Quantum theory has formed a cornerstone for modern physics, engineering, and chemistry since the 1920s. It has found significant modern applications in engineering since the development of the semiconductor diode, transistor, and especially the laser in the 1960s. Not until the 1980s did the fabrication and materials growth technology become sufficiently developed to provide the ability to (1) produce quantum well devices (such as quantum well lasers) and (2) engineer the optical and electrical properties of materials (band-gap engineering). One purpose of this chapter is to summarize a small portion of modern quantum theory. The first few sections of this chapter summarize Lagrange and Hamilton’s approach

to classical mechanics. These alternate formulations to Newton’s formulation of classical mechanics allow us to use scalar quantities such as kinetic or potential energy to find the equations of motion.

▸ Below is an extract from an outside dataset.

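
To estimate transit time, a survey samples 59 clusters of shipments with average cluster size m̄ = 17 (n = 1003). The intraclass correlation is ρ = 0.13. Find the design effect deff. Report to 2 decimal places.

3.08

deff = 1 + (17 − 1)·0.13 = 1 + 2.08 = 3.08.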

These alternate formulations are so powerful that they can be used to deduce Maxwell’s and other continuous field equations. In fact, the quantum mechanical Hamiltonian comes from the classical one by substituting operators for the classical dynamical variables. The chapter discusses the connection between linear algebra and quantum mechanics

and reviews the basic theory. The discussion of the harmonic oscillator introduces the ladder operators and vacuum state, and prepares the way for the harmonic oscillator theory of the electromagnetic field encounter in quantum optics. The chapter includes quantum mechanical representation theory along with the time dependent perturbation theory. The density operator plays a central role in emission and absorption theory.